My 6-inch mold, 8-inch mold, please automatically multiply all materials by 2
Step1:Good things. Separation of egg white. (originally intended to mount flowers, so I took light cream
Step2:Beat the yolk with an egg beater until it's a little white. Put in white sugar and continue to beat. Turn the sugar into a mixture. Add milk and vegetable oil to the mixture. Beat all together.
Step3:Sift the flour twice and bask it in the yolk. Stir with a scraper until there are no particles.
Step4:Start beating the egg whites. Beat up a lot of small bubbles into 1 / 3 sugar, continue to beat, beat up the cream like feeling sugar which is more hopeful, and then add 1 / 3 sugar, continue to beat up the sugar, add the remaining 1 / 3 to beat the egg white hard. Be sure to hit hard points. I feel that there is resistance in the eggbeater. Otherwise, the cake will not be delivered.
Step5:Preheat the oven 150 degrees at this time. Pour half of the protein into the yolk flour liquid, mix it up and down with a plastic scraper. It's not a circle. Otherwise, the protein defoaming will make a cake. Just add the rest of the protein to the yolk. Continue to mix up and down. Pour into the mold. The oven is 150 degrees. I bake it for 25 to 30 minutes.
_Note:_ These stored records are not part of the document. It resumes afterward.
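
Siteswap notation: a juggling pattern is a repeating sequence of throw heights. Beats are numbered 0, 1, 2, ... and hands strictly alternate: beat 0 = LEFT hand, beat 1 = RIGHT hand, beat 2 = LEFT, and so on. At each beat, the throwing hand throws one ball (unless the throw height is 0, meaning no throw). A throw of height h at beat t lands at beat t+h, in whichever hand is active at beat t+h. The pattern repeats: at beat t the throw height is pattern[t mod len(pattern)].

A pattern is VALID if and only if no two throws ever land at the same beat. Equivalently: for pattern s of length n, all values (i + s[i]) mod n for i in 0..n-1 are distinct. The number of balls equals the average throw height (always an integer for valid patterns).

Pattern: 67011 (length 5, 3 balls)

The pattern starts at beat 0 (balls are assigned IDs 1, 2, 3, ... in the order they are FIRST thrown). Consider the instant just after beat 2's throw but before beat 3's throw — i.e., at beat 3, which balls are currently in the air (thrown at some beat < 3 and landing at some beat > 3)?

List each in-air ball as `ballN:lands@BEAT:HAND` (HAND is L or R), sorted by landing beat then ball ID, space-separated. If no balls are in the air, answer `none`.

Beat 0 (L): throw ball1 h=6 -> lands@6:L; in-air after throw: [b1@6:L]
Beat 1 (R): throw ball2 h=7 -> lands@8:L; in-air after throw: [b1@6:L b2@8:L]
Beat 3 (R): throw ball3 h=1 -> lands@4:L; in-air after throw: [b3@4:L b1@6:L b2@8:L]

Answer: ball1:lands@6:L ball2:lands@8:L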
The time is adjusted according to the size of your oven. My home is 25L, for you to do a reference.
Step6:Take it out and take it back for demoulding. I'm quite anxious. I forced demoulding without cooling, so the surface is not smooth. Ha ha. Remember to turn it upside down when you take it out, or the cake will collapse easily.
Cooking tips:It doesn't matter if you don't put the baking powder. I'm afraid that if you don't get enough protein or other reasons cause the cake to collapse, you still put it. There are skills in making delicious dishes.